La vie tragique de Geneviève/Partie 1/Chapitre 07
VII
Lorsque Geneviève, le lendemain matin, reçut le courrier des mains du facteur, elle reconnut, sur une enveloppe bleu pâle, une écriture qui fit battre son cœur. Vite elle mit la lettre dans sa poche et, dès qu’elle fut libre, monta dans sa chambre pour la lire avidement.
« Vous m’avez rendu bien triste, hier, chère mademoiselle Geneviève, en vous sauvant au moment où je me réjouissais de vous offrir le bouquet que j’avais fait fleurir pour vous toute la semaine. Si vous n’avez pas voulu monter, c’est qu’apparemment vous nourrissez de la méfiance à mon égard. C’est bien cela qui me cause de la peine. Je vous assure que je suis un honnête garçon comme vous êtes une honnête fille, et que vous n’avez rien à craindre de moi. Il est vrai que, jusqu’ici, je ne vous ai guère parlé mariage, car j’estime qu’il faut se bien connaître avant d’en venir à cette décision. Il faudrait donc nous rencontrer plus souvent, pour savoir si nous nous convenons. Il est bien vrai que je n’ai pas encore vu de jeune fille qui me plaise autant que vous, et j’aimerais croire que de votre côté vous pensez de même à mon égard. Ne pourriez-vous demander à vos patrons la permission d’aller aux cours du soir de l’Hôtel de Ville ? On pourrait s’y retrouver dans la semaine, car le dimanche me semble bien lointain.
» Faites-moi réponse le plus tôt possible. Il me tarde tant de revoir vos jolis yeux ! Ne me faites pas trop languir.
» Celui qui vous est tout dévoué. »
Suivait une signature à peu près illisible, mais comment Geneviève se serait-elle arrêtée à ce détail ? Le nom indéchiffrable rayonnait dans son cœur.
Elle sourit au souvenir de Bernard. Elle était aimée, recherchée en mariage, déjà ! Elle sourit à l’image jolie que lui renvoyait le petit miroir posé au-dessus de sa commode. La vie lui sembla belle et douce. Ici, tout le monde était bon pour elle, et là-bas, dans l’atelier, où le beau bois doré s’allongeait sur l’établi, quelqu’un pensait à elle en faisant voler sous son rabot les copeaux blonds légers comme des boucles. Oui, elle était heureuse ! Soudain, ses yeux s’assombrirent. Lui faudrait-il quitter cette petite chambre ? cette demeure où elle avait rencontré mieux qu’une amie : un être à admirer et à servir ? Pour vivre avec Bernard, devrait-elle vivre loin de Marguerite ? D’un élan passionné son cœur répondit non.

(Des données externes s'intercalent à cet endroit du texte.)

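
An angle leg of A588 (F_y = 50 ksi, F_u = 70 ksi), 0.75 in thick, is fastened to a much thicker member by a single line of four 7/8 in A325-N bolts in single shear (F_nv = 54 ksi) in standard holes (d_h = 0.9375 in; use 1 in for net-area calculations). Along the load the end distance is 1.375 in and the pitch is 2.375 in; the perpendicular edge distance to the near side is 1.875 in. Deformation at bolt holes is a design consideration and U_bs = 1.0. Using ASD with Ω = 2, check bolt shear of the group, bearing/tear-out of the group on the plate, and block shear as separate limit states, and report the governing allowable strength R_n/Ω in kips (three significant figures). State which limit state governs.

64.9 kips (bolt shear governs)

Bolt shear: A_b = π·0.875²/4 = 0.6013 in²; R_n = 54 × 0.6013 × 4 × 1 = 129.9 kips → 129.9 / 2 = 64.9 kips.
Bearing: edge l_c = 0.9062, r_n = 57.09 kips; interior l_c = 1.438, r_n = 90.56 kips; R_n = 57.09 + 3·90.56 = 328.8 kips → 164 kips.
Block shear: A_gv = 6.375, A_nv = 3.75, A_nt = 1.031 in²; R_n = min(0.6F_uA_nv, 0.6F_yA_gv) + U_bs·F_u·A_nt = 229.7 kips → 115 kips.
Bolt shear governs: 64.9 kips.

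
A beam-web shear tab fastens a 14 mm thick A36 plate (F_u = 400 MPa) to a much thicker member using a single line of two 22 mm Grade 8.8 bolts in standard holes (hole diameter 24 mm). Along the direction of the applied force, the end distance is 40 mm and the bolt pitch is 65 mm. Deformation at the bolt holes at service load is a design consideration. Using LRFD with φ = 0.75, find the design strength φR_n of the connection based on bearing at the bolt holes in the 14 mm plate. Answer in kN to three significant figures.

Per bolt r_n = 1.2 l_c t F_u ≤ 2.4 d t F_u; upper limit = 2.4 × 22 × 14 × 400 / 1000 = 295.7 kN.
Edge bolt: l_c = 40 − 24/2 = 28 mm → 1.2 × 28 × 14 × 400 / 1000 = 188.2 → r_n = 188.2 kN.
Interior bolts: l_c = 65 − 24 = 41 mm → 1.2 × 41 × 14 × 400 / 1000 = 275.5 → r_n = 275.5 kN.
R_n = 1 × 188.2 + 1 × 275.5 = 463.7 kN.
Design strength φR_n = 0.75 × 463.7 = 348 kN.

348 kN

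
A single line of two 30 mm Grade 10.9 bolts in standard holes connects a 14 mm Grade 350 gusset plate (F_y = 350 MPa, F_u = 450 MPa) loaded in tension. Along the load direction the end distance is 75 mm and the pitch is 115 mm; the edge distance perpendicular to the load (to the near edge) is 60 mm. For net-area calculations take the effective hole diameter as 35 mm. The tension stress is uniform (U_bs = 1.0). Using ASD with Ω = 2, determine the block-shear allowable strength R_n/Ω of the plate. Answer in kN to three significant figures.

Shear plane L_v = 75 + 1·115 = 190 mm; A_gv = 190 × 14 = 2660 mm².
A_nv = (190 − 1.5·35) × 14 = 1925 mm².
A_nt = (60 − 0.5·35) × 14 = 595 mm².
0.6 F_u A_nv = 519.8 kN; 0.6 F_y A_gv = 558.6 kN → shear rupture governs the shear term.
R_n = 519.8 + 1.0 × 450 × 595 / 1000 = 787.5 kN.
Allowable strength R_n/Ω = 787.5 / 2 = 394 kN.

394 kN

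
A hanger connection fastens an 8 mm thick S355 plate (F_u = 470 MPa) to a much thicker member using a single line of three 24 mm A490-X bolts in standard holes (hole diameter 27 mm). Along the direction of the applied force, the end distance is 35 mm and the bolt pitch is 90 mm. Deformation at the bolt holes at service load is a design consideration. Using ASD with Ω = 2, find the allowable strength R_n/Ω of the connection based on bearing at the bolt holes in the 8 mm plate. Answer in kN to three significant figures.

Per bolt r_n = 1.2 l_c t F_u ≤ 2.4 d t F_u; upper limit = 2.4 × 24 × 8 × 470 / 1000 = 216.6 kN.
Edge bolt: l_c = 35 − 27/2 = 21.5 mm → 1.2 × 21.5 × 8 × 470 / 1000 = 97.01 → r_n = 97.01 kN.
Interior bolts: l_c = 90 − 27 = 63 mm → 1.2 × 63 × 8 × 470 / 1000 = 284.3 → r_n = 216.6 kN.
R_n = 1 × 97.01 + 2 × 216.6 = 530.2 kN.
Allowable strength R_n/Ω = 530.2 / 2 = 265 kN.

265 kN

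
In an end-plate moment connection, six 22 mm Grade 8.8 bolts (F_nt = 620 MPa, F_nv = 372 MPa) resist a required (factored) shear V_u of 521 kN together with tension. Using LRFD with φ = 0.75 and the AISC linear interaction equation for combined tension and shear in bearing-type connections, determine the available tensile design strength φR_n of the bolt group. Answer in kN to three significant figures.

A_b = π·22²/4 = 380.1 mm²; f_rv = 521 × 1000 / (6 × 380.1) = 228.4 MPa.
F'_nt = 1.3 F_nt − (F_nt / φF_nv) f_rv = 1.3·620 − (620/(0.75·372))·228.4 = 298.4 MPa, capped at F_nt → F'_nt = 298.4 MPa.
R_n = F'_nt · A_b · n = 298.4 × 380.1 × 6 / 1000 = 680.5 kN.
Design strength φR_n = 0.75 × 680.5 = 510 kN.

510 kN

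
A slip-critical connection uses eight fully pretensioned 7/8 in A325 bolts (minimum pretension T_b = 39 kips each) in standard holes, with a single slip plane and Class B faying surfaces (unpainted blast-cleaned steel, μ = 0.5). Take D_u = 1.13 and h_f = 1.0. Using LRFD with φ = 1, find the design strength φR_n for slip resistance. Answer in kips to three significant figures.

176 kips

R_n = μ · D_u · h_f · T_b · n_s · n_b = 0.5 × 1.13 × 1.0 × 39 × 1 × 8 = 176.3 kips.
Design strength φR_n = 1 × 176.3 = 176 kips.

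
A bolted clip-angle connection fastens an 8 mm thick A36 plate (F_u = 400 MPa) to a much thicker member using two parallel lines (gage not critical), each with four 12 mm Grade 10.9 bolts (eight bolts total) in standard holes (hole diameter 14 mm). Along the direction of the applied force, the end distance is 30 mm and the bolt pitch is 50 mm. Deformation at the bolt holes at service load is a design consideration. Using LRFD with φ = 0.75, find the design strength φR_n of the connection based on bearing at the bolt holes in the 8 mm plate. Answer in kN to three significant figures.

Per bolt r_n = 1.2 l_c t F_u ≤ 2.4 d t F_u; upper limit = 2.4 × 12 × 8 × 400 / 1000 = 92.16 kN.
Edge bolt: l_c = 30 − 14/2 = 23 mm → 1.2 × 23 × 8 × 400 / 1000 = 88.32 → r_n = 88.32 kN.
Interior bolts: l_c = 50 − 14 = 36 mm → 1.2 × 36 × 8 × 400 / 1000 = 138.2 → r_n = 92.16 kN.
R_n = 2 × 88.32 + 6 × 92.16 = 729.6 kN.
Design strength φR_n = 0.75 × 729.6 = 547 kN.

547 kN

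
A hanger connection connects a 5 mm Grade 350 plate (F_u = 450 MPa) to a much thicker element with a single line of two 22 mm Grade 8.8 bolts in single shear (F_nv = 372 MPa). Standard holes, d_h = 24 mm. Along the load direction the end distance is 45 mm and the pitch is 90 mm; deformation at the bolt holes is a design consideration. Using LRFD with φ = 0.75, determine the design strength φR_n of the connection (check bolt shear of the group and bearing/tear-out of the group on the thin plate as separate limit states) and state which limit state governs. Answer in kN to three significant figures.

Bolt shear: A_b = π·22²/4 = 380.1 mm²; R_n = 372 × 380.1 × 2 × 1 / 1000 = 282.8 kN → 0.75 × 282.8 = 212 kN.
Bearing (1.2 l_c t F_u ≤ 2.4 d t F_u): upper limit = 2.4·22·5·450 / 1000 = 118.8 kN.
  Edge l_c = 45 − 24/2 = 33 → r_n = 89.1 kN; interior l_c = 90 − 24 = 66 → r_n = 118.8 kN.
  R_n,bearing = 1·89.1 + 1·118.8 = 207.9 kN → 0.75 × 207.9 = 156 kN.
Bearing governs: 156 kN.

156 kN (bearing governs)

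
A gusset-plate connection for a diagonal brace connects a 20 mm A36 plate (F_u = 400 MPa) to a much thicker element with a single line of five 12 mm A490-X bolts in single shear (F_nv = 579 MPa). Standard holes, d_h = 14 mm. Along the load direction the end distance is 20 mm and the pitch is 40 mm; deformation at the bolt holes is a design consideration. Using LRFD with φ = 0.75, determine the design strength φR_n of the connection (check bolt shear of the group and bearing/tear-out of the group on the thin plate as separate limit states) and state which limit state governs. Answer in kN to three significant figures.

246 kN (bolt shear governs)

Bolt shear: A_b = π·12²/4 = 113.1 mm²; R_n = 579 × 113.1 × 5 × 1 / 1000 = 327.4 kN → 0.75 × 327.4 = 246 kN.
Bearing (1.2 l_c t F_u ≤ 2.4 d t F_u): upper limit = 2.4·12·20·400 / 1000 = 230.4 kN.
  Edge l_c = 20 − 14/2 = 13 → r_n = 124.8 kN; interior l_c = 40 − 14 = 26 → r_n = 230.4 kN.
  R_n,bearing = 1·124.8 + 4·230.4 = 1046 kN → 0.75 × 1046 = 785 kN.
Bolt shear governs: 246 kN.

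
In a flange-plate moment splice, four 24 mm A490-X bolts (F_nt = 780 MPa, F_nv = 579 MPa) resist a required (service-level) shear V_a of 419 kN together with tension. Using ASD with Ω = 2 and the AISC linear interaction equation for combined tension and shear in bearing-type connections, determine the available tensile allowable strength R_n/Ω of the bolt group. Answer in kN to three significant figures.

353 kN

A_b = π·24²/4 = 452.4 mm²; f_rv = 419 × 1000 / (4 × 452.4) = 231.5 MPa.
F'_nt = 1.3 F_nt − (Ω F_nt / F_nv) f_rv = 1.3·780 − (2·780/579)·231.5 = 390.1 MPa, capped at F_nt → F'_nt = 390.1 MPa.
R_n = F'_nt · A_b · n = 390.1 × 452.4 × 4 / 1000 = 706 kN.
Allowable strength R_n/Ω = 706 / 2 = 353 kN.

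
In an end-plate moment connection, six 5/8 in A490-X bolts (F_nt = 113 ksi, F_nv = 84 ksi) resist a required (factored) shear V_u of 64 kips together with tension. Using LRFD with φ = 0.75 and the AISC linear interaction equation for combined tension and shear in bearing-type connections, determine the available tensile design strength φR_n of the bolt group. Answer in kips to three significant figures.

A_b = π·0.625²/4 = 0.3068 in²; f_rv = 64 / (6 × 0.3068) = 34.77 ksi.
F'_nt = 1.3 F_nt − (F_nt / φF_nv) f_rv = 1.3·113 − (113/(0.75·84))·34.77 = 84.54 ksi, capped at F_nt → F'_nt = 84.54 ksi.
R_n = F'_nt · A_b · n = 84.54 × 0.3068 × 6 = 155.6 kips.
Design strength φR_n = 0.75 × 155.6 = 117 kips.

117 kips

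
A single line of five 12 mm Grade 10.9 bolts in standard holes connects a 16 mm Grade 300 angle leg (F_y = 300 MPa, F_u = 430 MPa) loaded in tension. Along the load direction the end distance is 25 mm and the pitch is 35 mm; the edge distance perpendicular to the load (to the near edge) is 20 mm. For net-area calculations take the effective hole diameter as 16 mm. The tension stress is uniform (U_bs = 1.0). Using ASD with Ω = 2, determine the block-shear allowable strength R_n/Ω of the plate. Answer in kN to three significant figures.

233 kN

Shear plane L_v = 25 + 4·35 = 165 mm; A_gv = 165 × 16 = 2640 mm².
A_nv = (165 − 4.5·16) × 16 = 1488 mm².
A_nt = (20 − 0.5·16) × 16 = 192 mm².
0.6 F_u A_nv = 383.9 kN; 0.6 F_y A_gv = 475.2 kN → shear rupture governs the shear term.
R_n = 383.9 + 1.0 × 430 × 192 / 1000 = 466.5 kN.
Allowable strength R_n/Ω = 466.5 / 2 = 233 kN.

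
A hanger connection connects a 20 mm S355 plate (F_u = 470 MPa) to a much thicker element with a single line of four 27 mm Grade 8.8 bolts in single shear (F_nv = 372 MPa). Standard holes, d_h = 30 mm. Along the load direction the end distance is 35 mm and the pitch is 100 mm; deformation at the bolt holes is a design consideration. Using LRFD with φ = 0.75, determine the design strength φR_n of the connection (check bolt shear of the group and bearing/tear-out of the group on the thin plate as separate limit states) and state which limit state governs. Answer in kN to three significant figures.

639 kN (bolt shear governs)

Bolt shear: A_b = π·27²/4 = 572.6 mm²; R_n = 372 × 572.6 × 4 × 1 / 1000 = 852 kN → 0.75 × 852 = 639 kN.
Bearing (1.2 l_c t F_u ≤ 2.4 d t F_u): upper limit = 2.4·27·20·470 / 1000 = 609.1 kN.
  Edge l_c = 35 − 30/2 = 20 → r_n = 225.6 kN; interior l_c = 100 − 30 = 70 → r_n = 609.1 kN.
  R_n,bearing = 1·225.6 + 3·609.1 = 2053 kN → 0.75 × 2053 = 1540 kN.
Bolt shear governs: 639 kN.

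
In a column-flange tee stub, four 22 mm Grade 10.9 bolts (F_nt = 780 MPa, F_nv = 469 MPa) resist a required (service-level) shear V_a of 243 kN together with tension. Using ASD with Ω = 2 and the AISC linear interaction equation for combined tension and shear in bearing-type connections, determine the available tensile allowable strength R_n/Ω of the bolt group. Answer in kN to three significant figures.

367 kN

A_b = π·22²/4 = 380.1 mm²; f_rv = 243 × 1000 / (4 × 380.1) = 159.8 MPa.
F'_nt = 1.3 F_nt − (Ω F_nt / F_nv) f_rv = 1.3·780 − (2·780/469)·159.8 = 482.4 MPa, capped at F_nt → F'_nt = 482.4 MPa.
R_n = F'_nt · A_b · n = 482.4 × 380.1 × 4 / 1000 = 733.5 kN.
Allowable strength R_n/Ω = 733.5 / 2 = 367 kN.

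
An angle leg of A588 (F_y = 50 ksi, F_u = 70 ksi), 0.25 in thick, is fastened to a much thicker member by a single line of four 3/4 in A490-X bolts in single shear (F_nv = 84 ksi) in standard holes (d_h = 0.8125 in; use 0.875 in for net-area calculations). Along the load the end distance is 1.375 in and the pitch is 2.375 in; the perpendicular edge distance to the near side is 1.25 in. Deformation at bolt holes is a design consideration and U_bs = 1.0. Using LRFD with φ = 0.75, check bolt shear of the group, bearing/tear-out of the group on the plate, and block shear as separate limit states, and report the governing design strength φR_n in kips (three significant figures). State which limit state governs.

Bolt shear: A_b = π·0.75²/4 = 0.4418 in²; R_n = 84 × 0.4418 × 4 × 1 = 148.4 kips → 0.75 × 148.4 = 111 kips.
Bearing: edge l_c = 0.9688, r_n = 20.34 kips; interior l_c = 1.562, r_n = 31.5 kips; R_n = 20.34 + 3·31.5 = 114.8 kips → 86.1 kips.
Block shear: A_gv = 2.125, A_nv = 1.359, A_nt = 0.2031 in²; R_n = min(0.6F_uA_nv, 0.6F_yA_gv) + U_bs·F_u·A_nt = 71.31 kips → 53.5 kips.
Block shear governs: 53.5 kips.

53.5 kips (block shear governs)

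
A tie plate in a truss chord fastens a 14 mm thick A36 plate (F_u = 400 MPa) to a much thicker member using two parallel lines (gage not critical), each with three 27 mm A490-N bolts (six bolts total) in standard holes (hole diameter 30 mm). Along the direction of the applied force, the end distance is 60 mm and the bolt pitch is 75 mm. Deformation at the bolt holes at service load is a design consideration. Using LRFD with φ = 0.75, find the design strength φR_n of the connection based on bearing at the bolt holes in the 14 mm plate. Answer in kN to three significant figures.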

Marguerite. c’était la bonté, la grâce, la musique, toutes les choses qui font la vie belle. Avec elle, par elle plutôt, Geneviève voyait s’entr’ouvrir un monde où les rêves et les aspirations vagues de son cœur devenaient des réalités. Marguerite, c’était une source intarissable et fraîche de vie nouvelle. Non, Geneviève ne saurait plus la quitter.
Et cependant, elle aimait Bernard. Lui aussi était l’inconnu : un inconnu délicieux et troublant. Oh ! que ne pouvait-elle les garder l’un et l’autre ! Des combinaisons s’ébauchèrent dans sa petite tête, penchée sur la lettre ; son front blanc se fronçait sérieux, tandis que ses joues restaient toutes roses d’émoi. Un timbre électrique la fit sursauter.
« Madame ! »
En hâte elle glissa la lettre dans le tiroir de sa petite table et dégringola l’escalier.
Dans la salle à manger où elle arriva essoufflée, madame Varenne faisait la toilette des plantes vertes. D’un geste brusque elle indiqua à sa bonne le désordre de la table où demeurait encore la vaisselle du premier déjeuner. Geneviève, qui se sentait fautive, obéit en hâte. Dans ses allées et venues, elle rencontra le regard sévère et scrutateur de sa maîtresse. Il n’y avait plus aucune bienveillance dans cet œil bleu qu’une expression inaccoutumée de soupçon et de colère faisait presque noir.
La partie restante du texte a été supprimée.